A joint mortgage does not dissolve when a relationship ends. Both borrowers remain equally responsible for every payment, in full, regardless of who is living in the property or what informal arrangement has been agreed. Understanding the formal options available is essential to protect both parties.

Joint Liability Continues Until Formally Changed — The single most important point about a joint mortgage and separation: your lender does not care about your separation. Both names on the mortgage remain liable for the full amount. If your ex-partner stops paying their share, your credit file is affected. If the property is repossessed, both parties are pursued for any shortfall. This remains true whether you are married or unmarried, whether you have a formal separation agreement or not, and whether one party has moved out. Nothing changes until you take formal action with the lender.

Option One: One Partner Buys the Other Out — The most common outcome for couples with children or significant equity. The remaining partner applies to take over the mortgage solely in their own name (called a transfer of equity). This requires the lender's consent and a full affordability assessment. The remaining partner must demonstrate they can afford the mortgage on their income alone, at the lender's current stress test rates. If approved, the departing partner is removed from the mortgage and title deeds simultaneously. If not affordable on one income, this option is not available without increasing the deposit or reducing the mortgage.

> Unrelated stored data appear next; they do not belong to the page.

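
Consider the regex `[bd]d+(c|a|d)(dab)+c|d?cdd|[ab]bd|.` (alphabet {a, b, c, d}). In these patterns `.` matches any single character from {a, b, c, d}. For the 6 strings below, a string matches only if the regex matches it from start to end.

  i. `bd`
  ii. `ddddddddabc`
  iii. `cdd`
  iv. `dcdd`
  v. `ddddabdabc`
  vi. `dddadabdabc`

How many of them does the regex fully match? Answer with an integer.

5

i → no match
ii → match
iii → match
iv → match
v → match
vi → match
Total matched: 5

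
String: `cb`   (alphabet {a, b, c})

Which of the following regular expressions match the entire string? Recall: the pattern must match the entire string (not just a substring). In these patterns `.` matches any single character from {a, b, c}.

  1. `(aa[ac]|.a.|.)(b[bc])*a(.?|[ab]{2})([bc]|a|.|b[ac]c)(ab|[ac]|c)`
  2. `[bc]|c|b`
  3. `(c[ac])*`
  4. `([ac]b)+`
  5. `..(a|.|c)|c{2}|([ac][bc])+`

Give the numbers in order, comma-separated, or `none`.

4, 5

1 → no match
2 → no match
3 → no match
4 → match
5 → match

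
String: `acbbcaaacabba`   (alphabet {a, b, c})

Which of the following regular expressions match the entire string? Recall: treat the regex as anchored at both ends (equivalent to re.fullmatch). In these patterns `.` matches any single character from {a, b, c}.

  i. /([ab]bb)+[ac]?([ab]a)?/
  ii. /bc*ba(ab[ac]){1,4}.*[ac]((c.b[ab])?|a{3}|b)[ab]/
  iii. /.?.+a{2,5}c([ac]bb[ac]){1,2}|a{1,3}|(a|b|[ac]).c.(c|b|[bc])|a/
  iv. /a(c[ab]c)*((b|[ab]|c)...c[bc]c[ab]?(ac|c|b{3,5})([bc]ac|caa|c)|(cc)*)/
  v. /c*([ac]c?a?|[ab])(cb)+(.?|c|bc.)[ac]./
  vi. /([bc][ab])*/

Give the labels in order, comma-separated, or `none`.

iii

i → no match
ii → no match — must start with `b`
iii → match
iv → no match
v → no match
vi → no match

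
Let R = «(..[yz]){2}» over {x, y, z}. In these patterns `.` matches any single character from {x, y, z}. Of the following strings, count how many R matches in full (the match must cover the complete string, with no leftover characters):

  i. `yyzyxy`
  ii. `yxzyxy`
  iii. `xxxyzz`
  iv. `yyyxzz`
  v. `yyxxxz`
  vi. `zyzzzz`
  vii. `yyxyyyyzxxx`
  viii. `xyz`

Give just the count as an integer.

i. `yyzyxy` → match
ii. `yxzyxy` → match
iii. `xxxyzz` → no match
iv. `yyyxzz` → match
v. `yyxxxz` → no match
vi. `zyzzzz` → match
vii. `yyxyyyyzxxx` → no match
viii. `xyz` → no match
Total matched: 4

4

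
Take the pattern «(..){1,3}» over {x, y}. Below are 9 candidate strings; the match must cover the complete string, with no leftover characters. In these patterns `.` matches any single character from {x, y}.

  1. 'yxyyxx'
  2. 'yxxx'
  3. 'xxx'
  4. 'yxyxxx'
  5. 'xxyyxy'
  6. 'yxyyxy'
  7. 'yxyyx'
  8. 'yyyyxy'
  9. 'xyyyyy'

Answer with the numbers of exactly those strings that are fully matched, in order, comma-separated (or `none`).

1, 2, 4, 5, 6, 8, 9

1 → match
2 → match
3 → no match
4 → match
5 → match
6 → match
7 → no match
8 → match
9 → match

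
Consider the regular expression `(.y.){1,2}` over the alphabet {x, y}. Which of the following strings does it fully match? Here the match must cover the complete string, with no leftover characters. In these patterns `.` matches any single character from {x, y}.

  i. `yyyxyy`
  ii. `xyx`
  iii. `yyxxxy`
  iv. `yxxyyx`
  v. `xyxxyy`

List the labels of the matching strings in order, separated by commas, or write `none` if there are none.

i → match
ii → match
iii → no match
iv → no match
v → match

i, ii, v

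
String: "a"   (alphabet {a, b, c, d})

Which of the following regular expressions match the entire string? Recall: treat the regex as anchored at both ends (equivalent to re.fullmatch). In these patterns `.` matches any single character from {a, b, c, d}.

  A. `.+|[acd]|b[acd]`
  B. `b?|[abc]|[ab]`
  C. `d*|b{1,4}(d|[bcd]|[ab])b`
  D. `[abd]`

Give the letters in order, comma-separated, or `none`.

A → match
B → match
C → no match
D → match

A, B, D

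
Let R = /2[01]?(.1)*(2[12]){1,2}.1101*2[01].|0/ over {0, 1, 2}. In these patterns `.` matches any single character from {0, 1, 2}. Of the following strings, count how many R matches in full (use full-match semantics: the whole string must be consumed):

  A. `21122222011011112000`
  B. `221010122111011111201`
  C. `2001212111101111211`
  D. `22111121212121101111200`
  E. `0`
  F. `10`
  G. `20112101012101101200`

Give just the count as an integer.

4

A → no match
B → match
C → match
D → no match
E → match
F → no match
G → match
Total matched: 4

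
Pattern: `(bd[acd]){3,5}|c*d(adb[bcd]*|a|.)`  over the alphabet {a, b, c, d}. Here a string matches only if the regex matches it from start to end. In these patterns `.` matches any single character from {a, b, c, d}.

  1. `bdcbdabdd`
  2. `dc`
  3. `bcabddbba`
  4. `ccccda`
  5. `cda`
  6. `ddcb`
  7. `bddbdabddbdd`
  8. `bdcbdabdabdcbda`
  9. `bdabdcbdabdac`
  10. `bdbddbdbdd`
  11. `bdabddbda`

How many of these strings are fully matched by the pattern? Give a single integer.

7

1 → match
2 → match
3 → no match
4 → match
5 → match
6 → no match
7 → match
8 → match
9 → no match
10 → no match
11 → match
Total matched: 7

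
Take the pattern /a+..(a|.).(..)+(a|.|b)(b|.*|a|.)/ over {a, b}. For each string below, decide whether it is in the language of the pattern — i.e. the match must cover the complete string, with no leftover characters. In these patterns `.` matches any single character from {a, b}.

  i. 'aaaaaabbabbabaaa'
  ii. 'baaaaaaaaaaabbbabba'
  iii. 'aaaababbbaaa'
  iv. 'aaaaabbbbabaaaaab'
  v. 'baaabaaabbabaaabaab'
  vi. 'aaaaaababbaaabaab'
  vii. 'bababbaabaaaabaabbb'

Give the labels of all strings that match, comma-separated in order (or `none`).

i, iii, iv, vi

i → match
ii → no match — must start with 'a'
iii → match
iv → match
v → no match — must start with 'a'
vi → match
vii → no match — must start with 'a'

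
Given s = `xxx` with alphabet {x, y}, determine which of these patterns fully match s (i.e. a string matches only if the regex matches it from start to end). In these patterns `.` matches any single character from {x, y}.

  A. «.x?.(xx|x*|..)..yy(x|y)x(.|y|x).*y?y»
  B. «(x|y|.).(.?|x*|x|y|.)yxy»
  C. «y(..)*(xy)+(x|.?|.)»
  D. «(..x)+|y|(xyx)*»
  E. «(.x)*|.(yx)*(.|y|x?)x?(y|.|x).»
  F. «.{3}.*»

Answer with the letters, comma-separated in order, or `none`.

A → no match — must end with `y`
B → no match — must end with `yxy`
C → no match — must start with `y`
D → match
E → match
F → match

D, E, F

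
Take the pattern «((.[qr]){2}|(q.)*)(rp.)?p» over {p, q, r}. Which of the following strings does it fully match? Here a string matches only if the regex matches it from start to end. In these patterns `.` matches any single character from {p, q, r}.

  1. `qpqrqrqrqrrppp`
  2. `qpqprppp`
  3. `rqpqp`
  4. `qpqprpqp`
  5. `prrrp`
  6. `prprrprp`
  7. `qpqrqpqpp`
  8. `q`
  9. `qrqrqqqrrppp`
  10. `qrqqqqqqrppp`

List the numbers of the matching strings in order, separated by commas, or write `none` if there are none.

1, 2, 3, 4, 5, 6, 7, 9, 10

1 → match
2 → match
3 → match
4 → match
5 → match
6 → match
7 → match
8 → no match — must end with `p`
9 → match
10 → match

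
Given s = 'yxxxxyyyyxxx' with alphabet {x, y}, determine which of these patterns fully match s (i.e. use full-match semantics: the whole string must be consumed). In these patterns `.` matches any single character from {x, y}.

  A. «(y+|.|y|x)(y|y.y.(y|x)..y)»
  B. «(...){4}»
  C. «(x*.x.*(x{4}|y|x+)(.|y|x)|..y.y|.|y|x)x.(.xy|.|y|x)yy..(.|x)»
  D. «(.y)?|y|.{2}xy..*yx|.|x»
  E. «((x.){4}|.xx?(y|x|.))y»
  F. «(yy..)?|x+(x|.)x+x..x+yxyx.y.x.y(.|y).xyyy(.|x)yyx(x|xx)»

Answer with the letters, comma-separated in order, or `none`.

B, C

A → no match — must end with 'y'
B → match
C → match
D → no match
E → no match — must end with 'y'
F → no match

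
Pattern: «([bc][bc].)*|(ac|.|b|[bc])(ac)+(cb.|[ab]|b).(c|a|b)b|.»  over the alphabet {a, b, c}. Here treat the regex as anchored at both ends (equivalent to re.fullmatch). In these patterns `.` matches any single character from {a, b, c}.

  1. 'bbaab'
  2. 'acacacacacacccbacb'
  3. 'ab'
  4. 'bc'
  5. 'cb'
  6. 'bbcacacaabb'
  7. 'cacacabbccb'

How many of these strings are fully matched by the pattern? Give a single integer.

1. 'bbaab' → no match
2 → no match
3. 'ab' → no match
4. 'bc' → no match
5. 'cb' → no match
6. 'bbcacacaabb' → no match
7. 'cacacabbccb' → no match
Total matched: 0

0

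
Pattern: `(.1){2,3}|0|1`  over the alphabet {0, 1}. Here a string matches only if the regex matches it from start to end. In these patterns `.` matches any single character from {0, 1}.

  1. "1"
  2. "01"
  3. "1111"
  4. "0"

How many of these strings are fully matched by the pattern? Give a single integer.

1. "1" → match
2. "01" → no match
3. "1111" → match
4. "0" → match
Total matched: 3

3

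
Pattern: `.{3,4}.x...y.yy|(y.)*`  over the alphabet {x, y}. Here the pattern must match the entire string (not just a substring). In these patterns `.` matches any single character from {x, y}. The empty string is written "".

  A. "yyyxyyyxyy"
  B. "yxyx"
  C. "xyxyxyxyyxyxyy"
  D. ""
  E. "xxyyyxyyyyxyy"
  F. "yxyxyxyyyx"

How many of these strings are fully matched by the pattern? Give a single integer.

A. "yyyxyyyxyy" → match
B. "yxyx" → match
C → no match
D. "" → match
E → match
F. "yxyxyxyyyx" → match
Total matched: 5

5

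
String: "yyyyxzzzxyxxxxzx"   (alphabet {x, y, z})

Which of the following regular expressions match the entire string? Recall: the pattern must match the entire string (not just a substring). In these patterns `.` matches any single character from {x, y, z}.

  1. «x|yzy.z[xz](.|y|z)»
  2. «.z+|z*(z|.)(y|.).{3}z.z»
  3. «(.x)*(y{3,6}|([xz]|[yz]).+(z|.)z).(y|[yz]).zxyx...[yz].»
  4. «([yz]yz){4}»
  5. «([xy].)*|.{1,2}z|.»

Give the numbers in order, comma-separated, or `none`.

3

1 → no match
2 → no match — must end with "z"
3 → match
4 → no match — must end with "yz"
5 → no match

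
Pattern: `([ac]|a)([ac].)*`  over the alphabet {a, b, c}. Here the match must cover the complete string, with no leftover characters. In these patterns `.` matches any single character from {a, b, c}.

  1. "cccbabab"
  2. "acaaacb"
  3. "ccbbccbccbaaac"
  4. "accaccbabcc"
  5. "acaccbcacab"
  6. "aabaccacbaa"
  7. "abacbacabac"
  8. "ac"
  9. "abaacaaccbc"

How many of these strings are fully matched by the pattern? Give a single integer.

3

1 → no match
2 → match
3 → no match
4 → match
5 → no match
6 → match
7 → no match
8 → no match
9 → no match
Total matched: 3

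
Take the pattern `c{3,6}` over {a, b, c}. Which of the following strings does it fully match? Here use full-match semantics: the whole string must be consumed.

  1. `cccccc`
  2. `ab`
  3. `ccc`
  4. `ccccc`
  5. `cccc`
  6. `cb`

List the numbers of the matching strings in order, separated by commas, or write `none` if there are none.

1, 3, 4, 5

1 → match
2 → no match — must start with `c`
3 → match
4 → match
5 → match
6 → no match — must end with `c`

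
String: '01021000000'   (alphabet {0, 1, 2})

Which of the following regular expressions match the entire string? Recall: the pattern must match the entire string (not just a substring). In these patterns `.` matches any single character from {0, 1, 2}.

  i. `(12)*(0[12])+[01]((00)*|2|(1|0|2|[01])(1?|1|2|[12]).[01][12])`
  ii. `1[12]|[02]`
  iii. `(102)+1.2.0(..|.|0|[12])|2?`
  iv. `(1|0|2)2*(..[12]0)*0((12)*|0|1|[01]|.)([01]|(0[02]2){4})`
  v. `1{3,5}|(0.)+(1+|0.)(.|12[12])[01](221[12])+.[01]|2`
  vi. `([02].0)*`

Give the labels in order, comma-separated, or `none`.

i

i → match
ii → no match
iii → no match
iv → no match
v → no match
vi → no match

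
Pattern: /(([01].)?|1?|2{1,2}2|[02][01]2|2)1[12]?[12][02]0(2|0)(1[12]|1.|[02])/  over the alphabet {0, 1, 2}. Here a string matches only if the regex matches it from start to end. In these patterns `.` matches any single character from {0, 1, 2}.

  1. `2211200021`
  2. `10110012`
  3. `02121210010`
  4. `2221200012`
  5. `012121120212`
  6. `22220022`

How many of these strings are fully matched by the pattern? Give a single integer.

1

1 → no match
2 → no match
3 → no match
4 → match
5 → no match
6 → no match
Total matched: 1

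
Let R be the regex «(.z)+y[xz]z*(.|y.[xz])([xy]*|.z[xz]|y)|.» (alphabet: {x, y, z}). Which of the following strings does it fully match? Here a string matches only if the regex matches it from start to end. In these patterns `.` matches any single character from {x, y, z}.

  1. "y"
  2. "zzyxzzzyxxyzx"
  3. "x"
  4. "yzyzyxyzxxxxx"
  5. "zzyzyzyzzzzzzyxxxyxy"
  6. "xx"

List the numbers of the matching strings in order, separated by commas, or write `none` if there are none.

1 → match
2 → match
3 → match
4 → match
5 → match
6 → no match

1, 2, 3, 4, 5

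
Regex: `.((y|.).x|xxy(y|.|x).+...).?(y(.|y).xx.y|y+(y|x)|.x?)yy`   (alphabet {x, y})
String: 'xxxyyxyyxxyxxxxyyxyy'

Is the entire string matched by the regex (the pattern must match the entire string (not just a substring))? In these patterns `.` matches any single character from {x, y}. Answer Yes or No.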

Option Two: Sell the Property — If neither party can afford the mortgage alone, or if there is negative equity, selling is the default solution. Both parties agree a sale price, proceed with conveyancing, and the mortgage is repaid on completion. Any remaining equity is divided according to their agreement or court order. If the property is in negative equity, both parties are responsible for any shortfall after the mortgage is repaid from the sale proceeds. The lender must be informed of the sale. If one party is obstructing the sale, the other can apply to the court for an order for sale.

Option Three: Continue as Joint Owners — Some separated couples retain joint ownership of the property, often for the benefit of children, with one partner remaining in the property and the other moving out. This is sometimes called a mesher order when formalised by a court. The departing partner remains on the mortgage and title deeds, continues to share liability for payments, and retains a financial stake in the property. This is a viable short-term arrangement but creates financial dependency that can be problematic if one partner needs to borrow again — most lenders will not grant a new mortgage while you remain committed on an existing one.

Impact on Remortgaging and New Borrowing — If you are on a joint mortgage and cannot resolve the situation before your fixed rate expires, you may be trapped on the standard variable rate while discussions continue, or forced to accept whatever product transfer your current lender offers. Remortgaging to a new lender requires both parties' consent and signatures until any transfer of equity is completed.

Protecting Your Credit During Separation — Continue making full mortgage payments regardless of your internal arrangement. If your partner stops paying, make their payments too if you can, to protect your credit file, then recover the contribution through the financial settlement or court proceedings. Request a notice of disassociation from credit reference agencies (Experian, Equifax, TransUnion) once the mortgage is formally resolved to prevent your ex-partner's future credit behaviour from affecting your file.

The Matrimonial Home Rights Notice — If you are married and your name is not on the mortgage or title deeds, you can register a matrimonial home rights notice at the Land Registry. This prevents your spouse from selling or remortgaging the property without your knowledge. It does not give you ownership but protects your right to remain in occupation during proceedings.

Getting the Mortgage Transferred — To transfer a mortgage to one person, you need a conveyancing solicitor (they handle the Land Registry transfer), the lender's formal consent (obtained after affordability assessment), and in most cases a financial settlement agreed by both parties (or a court order specifying the property arrangements). The process typically takes 6 to 12 weeks. Some lenders process it faster. Costs include legal fees (typically 500 to 1,000 pounds), lender valuation fee (if required), and stamp duty (transfers between separating or divorcing couples are generally SDLT-exempt if made pursuant to a court order or formal separation agreement).

Seeking Independent Advice — Both parties should take independent legal advice before agreeing to any mortgage or property arrangement. A financial adviser can model the long-term implications of selling versus retaining the property, including pension division, savings, and future borrowing capacity. The Family Mediation Council provides a register of accredited mediators who can help reach agreements without going to court.